1. The Mission
Despite being the most decentralized, robust, and antifragile network ever created, we contend that the Bitcoin blockchain requires a sidechain in order to reach its full potential of becoming the backbone for not just the hardest money but also the most accessible, free, and truly global financial markets in history.
The practice of representing assets or utilities with tokens on an existing blockchain, also known as “tokenization”, initially started on the Bitcoin blockchain using on-chain solutions and later drifted to other public blockchains due in part to scalability limitations with the on-chain approach. The Lightning Network has largely solved the scalability problem for Bitcoin, and a future can be envisioned where the opening and closing of Lightning channels on the Bitcoin blockchain will represent the majority of on-chain transactions. In this scenario, blockchain space is far too scarce and costly to support a fully dynamic and adaptable tokenized financial market, even when most tokenized assets with higher liquidity are exchanged on Lightning.

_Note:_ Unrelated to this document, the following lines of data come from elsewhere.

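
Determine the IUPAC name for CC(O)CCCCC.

The longest chain bearing the –OH group is 7 carbons long (heptane).
An alcohol (–OH) is the principal characteristic group, giving the suffix -ol.
The numbering direction is chosen so that numbering from this end puts the hydroxyl group at C-2 rather than C-6.
That gives the hydroxyl at C-2.
Assembling the pieces gives heptan-2-ol.

heptan-2-ol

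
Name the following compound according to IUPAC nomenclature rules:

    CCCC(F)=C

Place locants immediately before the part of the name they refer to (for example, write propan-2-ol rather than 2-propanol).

The longest carbon chain that includes the multiple bond has 5 carbons, so the parent hydride is pentane.
There is one C=C double bond, indicated by the ending -ene.
The numbering direction is chosen so that numbering from this end puts the double bond at C-1 rather than C-4.
With this numbering: the double bond between C-1 and C-2; a fluoro group at C-2.
Assembling the pieces gives 2-fluoropent-1-ene.

2-fluoropent-1-ene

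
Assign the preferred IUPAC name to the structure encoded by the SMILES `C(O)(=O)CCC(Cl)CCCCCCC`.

4-chloroundecanoic acid

The longest chain bearing the –COOH group is 11 carbons long (undecane).
The highest-priority functional group is a carboxylic acid (terminal –COOH), so the name ends in -oic acid.
Number the chain so that the carboxylic acid carbon is C-1 by definition.
With this numbering: a chloro group at C-4.
The name is 4-chloroundecanoic acid.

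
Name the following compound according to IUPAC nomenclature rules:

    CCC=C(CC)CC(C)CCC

The longest chain bearing the multiple bond is 9 carbons long (nonane).
A C=C double bond in the chain gives the infix -ene-.
The numbering direction is chosen so that numbering from this end puts the double bond at C-3 rather than C-6.
With this numbering: the double bond between C-3 and C-4; an ethyl group at C-4; a methyl group at C-6.
Substituent prefixes are cited in alphabetical order (multiplying prefixes like di-/tri- are ignored for ordering).
Putting it together: 4-ethyl-6-methylnon-3-ene.

4-ethyl-6-methylnon-3-ene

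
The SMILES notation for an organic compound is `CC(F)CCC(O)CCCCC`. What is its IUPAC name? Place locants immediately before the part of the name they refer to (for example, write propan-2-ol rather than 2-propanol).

The longest carbon chain that includes the –OH group has 10 carbons, so the parent hydride is decane.
The principal characteristic group is an alcohol (–OH), named with the suffix -ol.
The numbering direction is chosen so that numbering from this end puts the hydroxyl group at C-5 rather than C-6.
This places the hydroxyl at C-5; a fluoro group at C-2.
Putting it together: 2-fluorodecan-5-ol.

2-fluorodecan-5-ol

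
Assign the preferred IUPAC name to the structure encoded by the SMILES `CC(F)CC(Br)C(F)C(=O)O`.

Counting along the main chain through the –COOH group gives 6 carbons: the parent is hexane.
A carboxylic acid (terminal –COOH) is the principal characteristic group, giving the suffix -oic acid.
Choose the numbering such that the carboxylic acid carbon is C-1 by definition.
That gives a bromo group at C-3; fluoro groups at C-2 and C-5.
The substituents are ordered alphabetically, ignoring any di-/tri- multipliers.
Assembling the pieces gives 3-bromo-2,5-difluorohexanoic acid.

3-bromo-2,5-difluorohexanoic acid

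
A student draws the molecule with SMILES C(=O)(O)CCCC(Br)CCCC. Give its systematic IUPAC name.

5-bromononanoic acid

The longest chain bearing the –COOH group is 9 carbons long (nonane).
The highest-priority functional group is a carboxylic acid (terminal –COOH), so the name ends in -oic acid.
Number the chain so that the carboxylic acid carbon is C-1 by definition.
That gives a bromo group at C-5.
The name is 5-bromononanoic acid.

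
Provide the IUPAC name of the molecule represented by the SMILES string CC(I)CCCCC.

The longest continuous carbon chain has 7 atoms, so the parent hydride is heptane.
Choose the numbering such that the substituent locant set {2} is lower than {6} at the first point of difference.
With this numbering: an iodo group at C-2.
Assembling the pieces gives 2-iodoheptane.

2-iodoheptane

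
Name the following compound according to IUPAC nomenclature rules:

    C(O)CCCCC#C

Counting along the main chain through the –OH group and the multiple bond gives 7 carbons: the parent is heptane.
An alcohol (–OH) is the principal characteristic group, giving the suffix -ol.
A C≡C triple bond in the chain gives the infix -yne-.
Choose the numbering such that numbering from this end puts the hydroxyl group at C-1 rather than C-7.
This places the hydroxyl at C-1; the triple bond between C-6 and C-7.
The name is hept-6-yn-1-ol.

hept-6-yn-1-ol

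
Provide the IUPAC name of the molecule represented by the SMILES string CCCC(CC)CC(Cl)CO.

The longest chain bearing the –OH group is 7 carbons long (heptane).
The principal characteristic group is an alcohol (–OH), named with the suffix -ol.
The numbering direction is chosen so that numbering from this end puts the hydroxyl group at C-1 rather than C-7.
This places the hydroxyl at C-1; a chloro group at C-2; an ethyl group at C-4.
Prefixes are listed alphabetically: chloro, ethyl.
Putting it together: 2-chloro-4-ethylheptan-1-ol.

2-chloro-4-ethylheptan-1-ol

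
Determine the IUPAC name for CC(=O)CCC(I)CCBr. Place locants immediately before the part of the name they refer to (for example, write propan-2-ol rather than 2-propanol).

7-bromo-5-iodoheptan-2-one

The longest chain bearing the carbonyl is 7 carbons long (heptane).
The principal characteristic group is a ketone (C=O on an internal carbon), named with the suffix -one.
The numbering direction is chosen so that numbering from this end puts the carbonyl group at C-2 rather than C-6.
This places the carbonyl at C-2; a bromo group at C-7; an iodo group at C-5.
Substituent prefixes are cited in alphabetical order (multiplying prefixes like di-/tri- are ignored for ordering).
Putting it together: 7-bromo-5-iodoheptan-2-one.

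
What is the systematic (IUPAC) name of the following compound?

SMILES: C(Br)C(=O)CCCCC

The longest chain bearing the carbonyl is 7 carbons long (heptane).
A ketone (C=O on an internal carbon) is the principal characteristic group, giving the suffix -one.
Number the chain so that numbering from this end puts the carbonyl group at C-2 rather than C-6.
This places the carbonyl at C-2; a bromo group at C-1.
Assembling the pieces gives 1-bromoheptan-2-one.

1-bromoheptan-2-one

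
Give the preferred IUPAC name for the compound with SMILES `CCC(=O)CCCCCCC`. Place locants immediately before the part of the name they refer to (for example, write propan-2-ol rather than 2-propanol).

The longest chain bearing the carbonyl is 10 carbons long (decane).
The highest-priority functional group is a ketone (C=O on an internal carbon), so the name ends in -one.
Number the chain so that numbering from this end puts the carbonyl group at C-3 rather than C-8.
This places the carbonyl at C-3.
Assembling the pieces gives decan-3-one.

decan-3-one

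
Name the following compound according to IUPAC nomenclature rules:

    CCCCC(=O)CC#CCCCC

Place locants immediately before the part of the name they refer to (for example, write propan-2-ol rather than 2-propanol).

dodec-7-yn-5-one

The longest carbon chain that includes the carbonyl and the multiple bond has 12 carbons, so the parent hydride is dodecane.
A ketone (C=O on an internal carbon) is the principal characteristic group, giving the suffix -one.
There is one C≡C triple bond, indicated by the ending -yne.
Choose the numbering such that numbering from this end puts the carbonyl group at C-5 rather than C-8.
This places the carbonyl at C-5; the triple bond between C-7 and C-8.
Putting it together: dodec-7-yn-5-one.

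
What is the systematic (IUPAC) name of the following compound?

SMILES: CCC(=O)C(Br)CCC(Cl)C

Counting along the main chain through the carbonyl gives 8 carbons: the parent is octane.
A ketone (C=O on an internal carbon) is the principal characteristic group, giving the suffix -one.
The numbering direction is chosen so that numbering from this end puts the carbonyl group at C-3 rather than C-6.
That gives the carbonyl at C-3; a bromo group at C-4; a chloro group at C-7.
Substituent prefixes are cited in alphabetical order (multiplying prefixes like di-/tri- are ignored for ordering).
Putting it together: 4-bromo-7-chlorooctan-3-one.

4-bromo-7-chlorooctan-3-one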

Payment settlement still needs on-chain transactions, and having more than a single coin over the Bitcoin blockchain means that payment channels must be opened and closed for all the coins involved, at least as assets at the edges (1). Since tokens issued on Sequentia are mostly tokenized financial assets, not all of them may have enough liquidity and adoption to be easily exchanged over Lightning in the foreseeable future, especially tokens representing, for example, shares and obligations of relatively small companies and entities. Even for tokens with higher liquidity, a well-connected network of payment channels might still take years to develop properly.
There is only one blockchain that we consider perfectly adequate for monetary transactions, on-chain, and off-chain, and that is Bitcoin. The idea behind Sequentia is to couple that blockchain and complement it with a sidechain designed for all financial transactions. The Bitcoin blockchain is not designed to handle the on-chain workload of more coins and tokens than Bitcoin itself. Any change to Bitcoin’s infrastructure intending to make more space on-chain or to extend Bitcoin script’s capabilities and flexibility risks creating inefficiencies and trade-offs, chiefly at the expense of decentralization.

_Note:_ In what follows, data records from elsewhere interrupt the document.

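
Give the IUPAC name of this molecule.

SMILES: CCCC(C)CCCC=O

The longest chain bearing the –CHO group is 8 carbons long (octane).
An aldehyde (terminal –CHO) is the principal characteristic group, giving the suffix -al.
Choose the numbering such that the aldehyde carbon is C-1 by definition.
That gives a methyl group at C-5.
The name is 5-methyloctanal.

5-methyloctanal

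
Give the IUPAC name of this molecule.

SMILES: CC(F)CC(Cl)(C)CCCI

4-chloro-6-fluoro-1-iodo-4-methylheptane

The longest carbon chain is 7 atoms: the parent is heptane.
Choose the numbering such that the substituent locant set {1,4,4,6} is lower than {2,4,4,7} at the first point of difference.
With this numbering: a chloro group at C-4; a fluoro group at C-6; an iodo group at C-1; a methyl group at C-4.
Substituent prefixes are cited in alphabetical order (multiplying prefixes like di-/tri- are ignored for ordering).
Assembling the pieces gives 4-chloro-6-fluoro-1-iodo-4-methylheptane.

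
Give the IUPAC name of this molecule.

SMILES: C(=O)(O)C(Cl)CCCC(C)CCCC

2-chloro-6-methyldecanoic acid

The longest carbon chain that includes the –COOH group has 10 carbons, so the parent hydride is decane.
The principal characteristic group is a carboxylic acid (terminal –COOH), named with the suffix -oic acid.
Number the chain so that the carboxylic acid carbon is C-1 by definition.
That gives a chloro group at C-2; a methyl group at C-6.
Substituent prefixes are cited in alphabetical order (multiplying prefixes like di-/tri- are ignored for ordering).
Putting it together: 2-chloro-6-methyldecanoic acid.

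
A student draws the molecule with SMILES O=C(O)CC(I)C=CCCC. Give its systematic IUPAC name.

Counting along the main chain through the –COOH group and the multiple bond gives 8 carbons: the parent is octane.
The highest-priority functional group is a carboxylic acid (terminal –COOH), so the name ends in -oic acid.
There is one C=C double bond, indicated by the ending -ene.
The numbering direction is chosen so that the carboxylic acid carbon is C-1 by definition.
This places the double bond between C-4 and C-5; an iodo group at C-3.
Putting it together: 3-iodooct-4-enoic acid.

3-iodooct-4-enoic acid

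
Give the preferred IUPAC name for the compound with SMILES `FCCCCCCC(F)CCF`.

The longest carbon chain is 9 atoms: the parent is nonane.
Number the chain so that the substituent locant set {1,3,9} is lower than {1,7,9} at the first point of difference.
That gives fluoro groups at C-1 and C-3 and C-9.
Assembling the pieces gives 1,3,9-trifluorononane.

1,3,9-trifluorononane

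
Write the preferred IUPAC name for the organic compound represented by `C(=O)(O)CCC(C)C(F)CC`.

5-fluoro-4-methylheptanoic acid

The longest carbon chain that includes the –COOH group has 7 carbons, so the parent hydride is heptane.
The highest-priority functional group is a carboxylic acid (terminal –COOH), so the name ends in -oic acid.
Choose the numbering such that the carboxylic acid carbon is C-1 by definition.
This places a fluoro group at C-5; a methyl group at C-4.
Prefixes are listed alphabetically: fluoro, methyl.
Assembling the pieces gives 5-fluoro-4-methylheptanoic acid.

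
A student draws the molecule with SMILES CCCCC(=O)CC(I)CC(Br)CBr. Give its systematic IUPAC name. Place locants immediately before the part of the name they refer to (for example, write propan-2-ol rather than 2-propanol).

9,10-dibromo-7-iododecan-5-one

The longest chain bearing the carbonyl is 10 carbons long (decane).
The principal characteristic group is a ketone (C=O on an internal carbon), named with the suffix -one.
Number the chain so that numbering from this end puts the carbonyl group at C-5 rather than C-6.
This places the carbonyl at C-5; bromo groups at C-9 and C-10; an iodo group at C-7.
Prefixes are listed alphabetically: bromo, iodo.
Assembling the pieces gives 9,10-dibromo-7-iododecan-5-one.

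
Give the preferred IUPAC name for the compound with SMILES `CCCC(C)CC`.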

Outside of Bitcoin, long-term viability is rarely considered when designing blockchain technology. Consequently, we are presented with a situation where many existing and dominating networks face a cluster of issues. Blockchains get clogged, causing a spike in transaction fees, and their users face high barriers to entry for running a node. This cost to node proliferation, in turn, sacrifices the core feature of blockchain technology: decentralization.
Before Sequentia, the Decentralized Finance (“DeFi”) ecosystem mostly ran on blockchains where running nodes was only feasible with specialized servers rather than average consumer devices. This policy achieves nothing regarding the chain’s usability: fees are skyrocketing regardless, and most users are left outside the blockchain’s governance decisions. These conditions pose security threats for daily users that primarily rely on light nodes or custodians and lead to more centralized project choices. Several examples, such as rollbacks and fork upgrades, are discussed only within a tiny niche of users, primarily miners or the most influential public figures.

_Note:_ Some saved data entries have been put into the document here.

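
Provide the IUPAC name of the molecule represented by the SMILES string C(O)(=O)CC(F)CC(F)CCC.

3,5-difluorooctanoic acid

The longest chain bearing the –COOH group is 8 carbons long (octane).
The principal characteristic group is a carboxylic acid (terminal –COOH), named with the suffix -oic acid.
Number the chain so that the carboxylic acid carbon is C-1 by definition.
That gives fluoro groups at C-3 and C-5.
Putting it together: 3,5-difluorooctanoic acid.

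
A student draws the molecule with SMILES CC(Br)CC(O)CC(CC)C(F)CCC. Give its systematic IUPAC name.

The longest carbon chain that includes the –OH group has 10 carbons, so the parent hydride is decane.
The principal characteristic group is an alcohol (–OH), named with the suffix -ol.
Choose the numbering such that numbering from this end puts the hydroxyl group at C-4 rather than C-7.
With this numbering: the hydroxyl at C-4; a bromo group at C-2; an ethyl group at C-6; a fluoro group at C-7.
Substituent prefixes are cited in alphabetical order (multiplying prefixes like di-/tri- are ignored for ordering).
Putting it together: 2-bromo-6-ethyl-7-fluorodecan-4-ol.

2-bromo-6-ethyl-7-fluorodecan-4-ol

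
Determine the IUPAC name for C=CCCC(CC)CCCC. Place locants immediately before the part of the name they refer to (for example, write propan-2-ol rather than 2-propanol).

The longest chain bearing the multiple bond is 9 carbons long (nonane).
There is one C=C double bond, indicated by the ending -ene.
Choose the numbering such that numbering from this end puts the double bond at C-1 rather than C-8.
That gives the double bond between C-1 and C-2; an ethyl group at C-5.
Putting it together: 5-ethylnon-1-ene.

5-ethylnon-1-ene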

The lack of long-term plans for scalability makes all present blockchains in the market an unsuitable long-term solution for truly decentralized finance. Clogged networks cannot guarantee proper functionality of DEXs unless they can be integrated with off-chain layer solutions such as the Lightning Network while concentrating most of the throughput on-chain will inevitably lead to gigantic nodes with increasingly slow syncing time. Moreover, built-in Turing-Completeness, a part of all the most well-known DeFi solutions, historically caused users and investors to encounter unnecessary risks while interacting with smart contracts, which may result in much more unpredictability than Bitcoin script smart contracts.
Sequentia is the first Bitcoin sidechain designed for reliable, direct, and frictionless interoperability with Bitcoin and its Lightning Network while also leveraging and inheriting its resilience from Bitcoin’s proof-of-work, combined with an open, inclusive and market-oriented consensus mechanism to govern the creation of new blocks.
1. e.g., in Taro. Only when there is a channel in the token Z between A and B and another between B and C, then is it possible to rely on the Bitcoin Lightning Network infrastructure already in place (like a Bitcoin channel between B and C) so that A can send Z tokens to C. However, still, it requires that the token issued has two opened Lightning channels “at the edges” of the payment route.